There’s also a point they don’t make but could:

Most anthropologists (at least on the left) have believed that if things are so easy for foraging groups in deserts and rainforests today, then things must have been even easier for the foragers in river valleys, open savannas, and other areas where Homo sapiens first expanded across the planet (Only later did our ancestors enter the rainforests with the adoption of the bow). So that puts us back in the bind of the social contract theorists of asking why would they ever accept inequality in the first place. Modern anthropologists have most often assumed some version of climate change, resource depletion, or population growth. But these aren’t a falsifiable claims. (This is a problem I was working on when I dropped out of grad school but never published anything.) I assume we’ll revisit this in future chapters of DofE.

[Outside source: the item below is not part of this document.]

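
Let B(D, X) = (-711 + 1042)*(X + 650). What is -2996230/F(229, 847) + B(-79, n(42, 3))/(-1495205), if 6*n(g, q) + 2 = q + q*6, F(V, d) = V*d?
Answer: -27131475132907/1740086684490 ≈ -15.592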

One assumption in this book, and every other book that touches on human evolution that I know of, is that the genetic changes created our species, Homo sapiens, probably had something to do with intelligence or culture. At the very least Homo sapiens considered an important break or step in human evolution. This is the overwhelming assumption of all such books, as I’ve said, and whom am I to disagree? I’m not an expert on anything.

But it’s worth mentioning that an alien species watching us from another planet might well consider Homo sapiens just another sort of Homo erectus. It’s Homo erectus that first migrated out of Africa, tamed fire, made a complex stone tool kit, crossed large bodies of water in some sort of craft, almost certainly developed some sort of spoken language, and may have created rudimentary art and designs. In most mammals there’s a lot of variation between various isolated subgroups. Now DofE correctly points out the general uniformity of Homo sapiens across the globe (There’s an irony in humans believing so much in race, when compared to most animals we really don’t differ very much.), but there was no such uniformity of Homo erectus. Local groups varied enormously in body and brain size with some skulls in the modern range and some the size of a Hollywood ape man. It is quite possible that Homo sapiens (and Homo neandertalis for that matter) aren’t any smarter than some groups of Homo erectus and our success at spreading across the earth has more to do with some mutation affecting infant mortality rates, immune systems, or maternal survival rates than the sort of intelligence adored by popular writers on evolution.

One last point and then on with Chapter 4:

The Davids write this: “The Western philosophical tradition has taken a rather unusual direction over the last few centuries. Around the same time as it abandoned dialogue as its typical mode of writing, it also began imagining the isolated, rational, self-conscious individual not as a rare achievement… but as the normal default state of human beings anywhere.”

Dawn of Everything is not a book on consciousness (Perhaps given the title it should be?) but in an offhand way I find this a really startling suggestion. It reminds me of Julian Jaynes’ The Origin of Consciousness in the Breakdown of the Bicameral Mind. Jaynes’ book is crackpot to be sure, arguing that thinking before language was based on verbal hallucinations with the split between brain halves more extreme than for us today, and that the change happened only as late as 700 BC. As I said, it’s crackpot, but I loved how Jaynes explores Homer’s Iliad, reminding us how weird it is. That weirdness is much more sanely explained by researchers like Milman Parry and Albert Lord (Read The Singer of Tales.) working with improvising bards in Yugoslavia a century ago. That’s why research matters a lot more than armchair pondering like Janyes’ (or mine). But the connection between language and consciousness is an interesting one. Hopefully the Davids return to it. In any case I’ll be thinking about it a lot.